Тут уж пришла очередь удивляться нам:

«Какой магнитофон?» – осторожно поинтересовался Саша, и зачем-то вытащил из рюкзака наши куртки, наверно, чтобы показать, что никакого магнитофона там нет.

«Так вы не принесли мне магнитофон? – разочарованно протянул Пастернак. – Зачем же вы пришли?»

Чуткие собаки немедленно просекли перемену в настроении хозяина – они дружно поднялись с пола и позволили клокочущему внутри рычанию вырваться наружу, хоть и не в полную силу, но достаточно угрожающе. Саша подавлено молчал, чувствуя свою вину за не доставленный во время магнитофон, так что пришло время выступить мне. Я вдохнула воздух поглубже:

«Борис Леонидович», – произнесла я, вся трепеща, как от восторга перед ним, так и от ужаса при мысли, что он сейчас крикнет «Вон отсюда, самозванцы!»

При звуке моего срывающегося от волнения голоса классик изволил, наконец, заметить и меня – до сих пор он обращался только к Саше, завороженный, видимо, его рюкзаком, в котором предполагался долгожданный магнитофон. Он повернул в мою сторону пронзительно-голубой взгляд, – ну, чего там еще?

В горле у меня немедленно пересохло, но все же мне удалось кое-как привести в действие непослушные голосовые связки:

«Мы… я… так вас любим… я преклоняюсь… я знаю наизусть почти все ваши стихи…»

И окончательно потерявшись, выпалила: «Хотите, почитаю?»

Он склонил к плечу голову, осененную голубым ореолом коротко стриженых волос:

«Мои стихи – мне? Зачем?»

Я, собственно, тоже не знала, зачем. Я громко проглотила комок застрявшей в горле слюны и отчаянным голосом предложила:

«А можно, я почитаю вам свои стихи?»

От этого предложения классик пришел в настоящий ужас:

«Нет, нет! Я никогда не слушаю чужие стихи! И не читаю! Это мешало бы мне писать!»

Саша уже пришел в себя – он собрал наши разбросанные по столу вещи и сунул их обратно в рюкзак.

«Так мы пойдем, – сказал он, поднимаясь, собаки угрожающе двинулись на него. – Простите за магнитофон».

«Погодите!
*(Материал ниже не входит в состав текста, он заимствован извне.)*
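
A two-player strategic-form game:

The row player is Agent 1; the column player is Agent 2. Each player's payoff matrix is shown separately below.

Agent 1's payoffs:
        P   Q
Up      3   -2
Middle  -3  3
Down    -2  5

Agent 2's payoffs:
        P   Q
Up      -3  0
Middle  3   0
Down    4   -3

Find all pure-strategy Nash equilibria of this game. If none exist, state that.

Agent 1 against P: payoffs 3, -3, -2 → best response Up.
Agent 1 against Q: payoffs -2, 3, 5 → best response Down.
Agent 2 against Up: payoffs -3, 0 → best response Q.
Agent 2 against Middle: payoffs 3, 0 → best response P.
Agent 2 against Down: payoffs 4, -3 → best response P.
No profile is a mutual best response for all players.

This game has no pure Nash equilibrium.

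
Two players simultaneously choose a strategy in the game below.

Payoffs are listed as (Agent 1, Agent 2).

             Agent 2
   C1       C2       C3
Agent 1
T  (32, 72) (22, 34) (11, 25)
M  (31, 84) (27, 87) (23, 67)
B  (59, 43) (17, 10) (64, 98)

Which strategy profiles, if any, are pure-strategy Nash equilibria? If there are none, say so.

For each strategy profile, look for a profitable unilateral deviation.
(T, C1): Agent 1 can switch to B (32 → 59). Not NE.
(T, C2): Agent 1 can switch to M (22 → 27). Not NE.
(T, C3): Agent 1 can switch to M (11 → 23). Not NE.
(M, C1): Agent 1 can switch to T (31 → 32). Not NE.
(M, C2): Agent 1 gets 27, best alternative 22; Agent 2 gets 87, best alternative 84. No profitable deviation — NE.
(M, C3): Agent 1 can switch to B (23 → 64). Not NE.
(B, C1): Agent 2 can switch to C3 (43 → 98). Not NE.
(B, C2): Agent 1 can switch to T (17 → 22). Not NE.
(B, C3): Agent 1 gets 64, best alternative 23; Agent 2 gets 98, best alternative 43. No profitable deviation — NE.

(M, C2) and (B, C3)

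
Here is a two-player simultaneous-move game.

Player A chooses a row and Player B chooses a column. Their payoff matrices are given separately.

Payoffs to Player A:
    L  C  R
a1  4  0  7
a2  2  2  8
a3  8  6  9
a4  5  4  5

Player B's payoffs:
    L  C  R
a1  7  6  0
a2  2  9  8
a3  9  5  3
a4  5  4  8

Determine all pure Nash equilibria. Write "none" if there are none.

Player A against L: payoffs 4, 2, 8, 5 → best response a3.
Player A against C: payoffs 0, 2, 6, 4 → best response a3.
Player A against R: payoffs 7, 8, 9, 5 → best response a3.
Player B against a1: payoffs 7, 6, 0 → best response L.
Player B against a2: payoffs 2, 9, 8 → best response C.
Player B against a3: payoffs 9, 5, 3 → best response L.
Player B against a4: payoffs 5, 4, 8 → best response R.
Mutual best responses: (a3, L).

(a3, L)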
Посидите еще минуточку, – замахал руками Пастернак. – Все равно этих, с магнитофоном, пока нет. И придется их ждать. А я очень не люблю ждать в одиночестве».

Саша послушно опустился в кресло и классик заговорил – было не совсем ясно, к кому он обращается, к нам или в пространство.
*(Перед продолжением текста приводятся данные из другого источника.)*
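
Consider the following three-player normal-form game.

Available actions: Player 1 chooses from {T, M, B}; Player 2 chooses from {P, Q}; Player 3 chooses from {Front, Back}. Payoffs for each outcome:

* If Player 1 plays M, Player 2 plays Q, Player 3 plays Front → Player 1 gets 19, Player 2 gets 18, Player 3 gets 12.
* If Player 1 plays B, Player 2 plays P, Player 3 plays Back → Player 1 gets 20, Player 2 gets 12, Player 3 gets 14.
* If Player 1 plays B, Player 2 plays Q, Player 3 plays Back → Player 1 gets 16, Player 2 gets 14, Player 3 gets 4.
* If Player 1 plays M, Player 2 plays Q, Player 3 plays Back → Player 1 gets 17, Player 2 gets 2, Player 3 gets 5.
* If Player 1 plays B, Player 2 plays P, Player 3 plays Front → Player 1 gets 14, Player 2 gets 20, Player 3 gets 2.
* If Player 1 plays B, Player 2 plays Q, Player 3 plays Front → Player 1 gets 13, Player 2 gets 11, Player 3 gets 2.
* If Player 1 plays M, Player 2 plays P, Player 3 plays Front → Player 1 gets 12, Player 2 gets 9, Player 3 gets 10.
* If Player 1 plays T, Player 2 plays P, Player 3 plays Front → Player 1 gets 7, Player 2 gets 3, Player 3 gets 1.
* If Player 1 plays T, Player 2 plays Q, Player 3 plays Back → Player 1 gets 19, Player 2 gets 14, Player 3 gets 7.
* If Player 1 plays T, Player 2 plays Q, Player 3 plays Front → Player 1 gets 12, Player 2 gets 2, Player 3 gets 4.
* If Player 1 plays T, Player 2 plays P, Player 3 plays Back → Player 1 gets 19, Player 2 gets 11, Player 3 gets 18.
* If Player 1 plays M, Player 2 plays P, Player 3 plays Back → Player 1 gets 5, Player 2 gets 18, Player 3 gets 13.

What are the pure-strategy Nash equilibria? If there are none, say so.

The pure Nash equilibria are (T, Q, Back); (M, Q, Front).

Player 1 against (P, Front): payoffs 7, 12, 14 → best response B.
Player 1 against (P, Back): payoffs 19, 5, 20 → best response B.
Player 1 against (Q, Front): payoffs 12, 19, 13 → best response M.
Player 1 against (Q, Back): payoffs 19, 17, 16 → best response T.
Player 2 against (T, Front): payoffs 3, 2 → best response P.
Player 2 against (T, Back): payoffs 11, 14 → best response Q.
Player 2 against (M, Front): payoffs 9, 18 → best response Q.
Player 2 against (M, Back): payoffs 18, 2 → best response P.
Player 2 against (B, Front): payoffs 20, 11 → best response P.
Player 2 against (B, Back): payoffs 12, 14 → best response Q.
Player 3 against (T, P): payoffs 1, 18 → best response Back.
Player 3 against (T, Q): payoffs 4, 7 → best response Back.
Player 3 against (M, P): payoffs 10, 13 → best response Back.
Player 3 against (M, Q): payoffs 12, 5 → best response Front.
Player 3 against (B, P): payoffs 2, 14 → best response Back.
Player 3 against (B, Q): payoffs 2, 4 → best response Back.
Mutual best responses: (T, Q, Back); (M, Q, Front).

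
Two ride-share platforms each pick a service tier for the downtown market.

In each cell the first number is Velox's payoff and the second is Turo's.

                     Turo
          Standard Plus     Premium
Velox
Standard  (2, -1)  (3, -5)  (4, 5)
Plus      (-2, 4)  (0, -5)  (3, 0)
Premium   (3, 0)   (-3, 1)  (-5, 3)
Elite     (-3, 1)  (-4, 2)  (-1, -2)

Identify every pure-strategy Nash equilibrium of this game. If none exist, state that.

Velox against Standard: payoffs 2, -2, 3, -3 → best response Premium.
Velox against Plus: payoffs 3, 0, -3, -4 → best response Standard.
Velox against Premium: payoffs 4, 3, -5, -1 → best response Standard.
Turo against Standard: payoffs -1, -5, 5 → best response Premium.
Turo against Plus: payoffs 4, -5, 0 → best response Standard.
Turo against Premium: payoffs 0, 1, 3 → best response Premium.
Turo against Elite: payoffs 1, 2, -2 → best response Plus.
Mutual best responses: (Standard, Premium).

Pure NE: (Standard, Premium)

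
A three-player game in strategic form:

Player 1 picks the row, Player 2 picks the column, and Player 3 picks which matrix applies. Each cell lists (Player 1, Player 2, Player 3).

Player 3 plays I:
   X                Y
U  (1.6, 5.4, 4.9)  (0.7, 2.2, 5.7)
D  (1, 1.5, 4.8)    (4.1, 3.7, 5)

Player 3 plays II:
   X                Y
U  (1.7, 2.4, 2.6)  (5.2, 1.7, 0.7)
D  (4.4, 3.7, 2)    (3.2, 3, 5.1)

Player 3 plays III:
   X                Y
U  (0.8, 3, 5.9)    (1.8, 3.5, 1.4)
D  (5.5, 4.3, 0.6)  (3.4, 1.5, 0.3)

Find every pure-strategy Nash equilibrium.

No pure-strategy Nash equilibrium.

Player 1 against (X, I): payoffs 1.6, 1 → best response U.
Player 1 against (X, II): payoffs 1.7, 4.4 → best response D.
Player 1 against (X, III): payoffs 0.8, 5.5 → best response D.
Player 1 against (Y, I): payoffs 0.7, 4.1 → best response D.
Player 1 against (Y, II): payoffs 5.2, 3.2 → best response U.
Player 1 against (Y, III): payoffs 1.8, 3.4 → best response D.
Player 2 against (U, I): payoffs 5.4, 2.2 → best response X.
Player 2 against (U, II): payoffs 2.4, 1.7 → best response X.
Player 2 against (U, III): payoffs 3, 3.5 → best response Y.
Player 2 against (D, I): payoffs 1.5, 3.7 → best response Y.
Player 2 against (D, II): payoffs 3.7, 3 → best response X.
Player 2 against (D, III): payoffs 4.3, 1.5 → best response X.
Player 3 against (U, X): payoffs 4.9, 2.6, 5.9 → best response III.
Player 3 against (U, Y): payoffs 5.7, 0.7, 1.4 → best response I.
Player 3 against (D, X): payoffs 4.8, 2, 0.6 → best response I.
Player 3 against (D, Y): payoffs 5, 5.1, 0.3 → best response II.
No profile is a mutual best response for all players.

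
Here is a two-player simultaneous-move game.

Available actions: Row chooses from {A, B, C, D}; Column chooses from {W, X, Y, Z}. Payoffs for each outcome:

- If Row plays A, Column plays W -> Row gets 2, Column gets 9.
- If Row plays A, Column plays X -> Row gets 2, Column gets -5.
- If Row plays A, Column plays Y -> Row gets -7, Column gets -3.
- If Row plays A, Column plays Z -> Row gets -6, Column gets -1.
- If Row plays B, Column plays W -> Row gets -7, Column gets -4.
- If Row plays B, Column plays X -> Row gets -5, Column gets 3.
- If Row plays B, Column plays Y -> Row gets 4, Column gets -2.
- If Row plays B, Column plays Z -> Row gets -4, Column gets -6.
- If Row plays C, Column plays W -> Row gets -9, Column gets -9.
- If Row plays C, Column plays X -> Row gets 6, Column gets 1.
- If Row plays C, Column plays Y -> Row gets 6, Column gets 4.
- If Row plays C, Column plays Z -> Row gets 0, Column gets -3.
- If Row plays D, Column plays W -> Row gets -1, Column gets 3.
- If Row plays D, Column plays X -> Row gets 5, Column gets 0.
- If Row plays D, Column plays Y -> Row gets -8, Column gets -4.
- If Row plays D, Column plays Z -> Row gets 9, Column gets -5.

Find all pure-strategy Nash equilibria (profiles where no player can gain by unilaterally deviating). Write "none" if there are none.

Check each profile: it is a Nash equilibrium iff no player can strictly gain by switching unilaterally.
(A, W): Row gets 2, best alternative -1; Column gets 9, best alternative -1. No profitable deviation — NE.
(A, X): Row can switch to C (2 → 6). Not NE.
(A, Y): Row can switch to B (-7 → 4). Not NE.
(A, Z): Row can switch to B (-6 → -4). Not NE.
(B, W): Row can switch to A (-7 → 2). Not NE.
(B, X): Row can switch to A (-5 → 2). Not NE.
(B, Y): Row can switch to C (4 → 6). Not NE.
(B, Z): Row can switch to C (-4 → 0). Not NE.
(C, W): Row can switch to A (-9 → 2). Not NE.
(C, X): Column can switch to Y (1 → 4). Not NE.
(C, Y): Row gets 6, best alternative 4; Column gets 4, best alternative 1. No profitable deviation — NE.
(C, Z): Row can switch to D (0 → 9). Not NE.
(D, W): Row can switch to A (-1 → 2). Not NE.
(D, X): Row can switch to C (5 → 6). Not NE.
(The remaining 2 profiles each have a profitable deviation by the same check.)

Pure-strategy Nash equilibria: (A, W), (C, Y)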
«Магнитофон мне необходим, потому что я сейчас пишу автобиографию, а не стихи. И когда я обдумываю свою жизнь, в голову приходят разные мысли, которые не так-то просто сформулировать сходу. О моих взглядах и воззрениях – как они формировались и менялись… Если бы я их и записывал на магнитофон, а потом прослушивал, многое стало бы ясней. А эти, с магнитофоном, все не идут и не идут».
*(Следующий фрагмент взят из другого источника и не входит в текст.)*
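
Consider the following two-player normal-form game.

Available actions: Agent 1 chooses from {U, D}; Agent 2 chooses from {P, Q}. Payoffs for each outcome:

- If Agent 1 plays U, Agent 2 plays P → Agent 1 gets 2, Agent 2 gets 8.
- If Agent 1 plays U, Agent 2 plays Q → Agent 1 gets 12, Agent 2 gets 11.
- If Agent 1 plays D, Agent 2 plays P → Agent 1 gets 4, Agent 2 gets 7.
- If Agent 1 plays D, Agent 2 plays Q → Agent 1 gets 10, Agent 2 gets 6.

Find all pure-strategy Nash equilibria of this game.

The pure Nash equilibria are (U, Q) and (D, P).

(U, P): Agent 1 can switch to D (2 → 4). Not NE.
(U, Q): Agent 1 gets 12, best alternative 10; Agent 2 gets 11, best alternative 8. No profitable deviation — NE.
(D, P): Agent 1 gets 4, best alternative 2; Agent 2 gets 7, best alternative 6. No profitable deviation — NE.
(D, Q): Agent 1 can switch to U (10 → 12). Not NE.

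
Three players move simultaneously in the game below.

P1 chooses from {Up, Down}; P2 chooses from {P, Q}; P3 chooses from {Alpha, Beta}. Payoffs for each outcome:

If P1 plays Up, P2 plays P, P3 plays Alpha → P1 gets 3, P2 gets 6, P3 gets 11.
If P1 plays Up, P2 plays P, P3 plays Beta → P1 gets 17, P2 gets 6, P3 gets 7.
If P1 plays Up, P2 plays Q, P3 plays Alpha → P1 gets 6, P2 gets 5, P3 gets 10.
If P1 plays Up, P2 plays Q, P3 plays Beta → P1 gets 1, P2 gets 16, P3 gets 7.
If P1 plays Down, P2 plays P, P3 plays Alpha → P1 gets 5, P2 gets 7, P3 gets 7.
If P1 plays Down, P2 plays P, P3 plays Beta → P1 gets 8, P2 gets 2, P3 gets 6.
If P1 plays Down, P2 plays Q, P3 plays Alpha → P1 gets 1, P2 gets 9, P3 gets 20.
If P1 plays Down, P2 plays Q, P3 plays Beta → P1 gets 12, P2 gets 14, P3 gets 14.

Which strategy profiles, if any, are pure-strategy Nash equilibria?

P1 against (P, Alpha): payoffs 3, 5 → best response Down.
P1 against (P, Beta): payoffs 17, 8 → best response Up.
P1 against (Q, Alpha): payoffs 6, 1 → best response Up.
P1 against (Q, Beta): payoffs 1, 12 → best response Down.
P2 against (Up, Alpha): payoffs 6, 5 → best response P.
P2 against (Up, Beta): payoffs 6, 16 → best response Q.
P2 against (Down, Alpha): payoffs 7, 9 → best response Q.
P2 against (Down, Beta): payoffs 2, 14 → best response Q.
P3 against (Up, P): payoffs 11, 7 → best response Alpha.
P3 against (Up, Q): payoffs 10, 7 → best response Alpha.
P3 against (Down, P): payoffs 7, 6 → best response Alpha.
P3 against (Down, Q): payoffs 20, 14 → best response Alpha.
No profile is a mutual best response for all players.

This game has no pure Nash equilibrium.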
Тут он окончательно затосковал, и мы поняли, что пора убираться прочь. Мы опять прошли по дорожке тем же порядком – Пастернак впереди, за ним – я, за мной – Саша, за Сашей – висящие на его брюках безобидные собачки, каждая размером с корову.

Ворота за нами закрылись, и больше я его никогда не видела – я хочу сказать, не видела живым. Потому что в следующий раз я увидела его в гробу. Ничего голубого в нем уже не было, глаза были закрыты, ореол погас. Собаки куда-то исчезли, и вокруг ворот клокотал огромный поток тех, кто пришел проводить его в последний путь.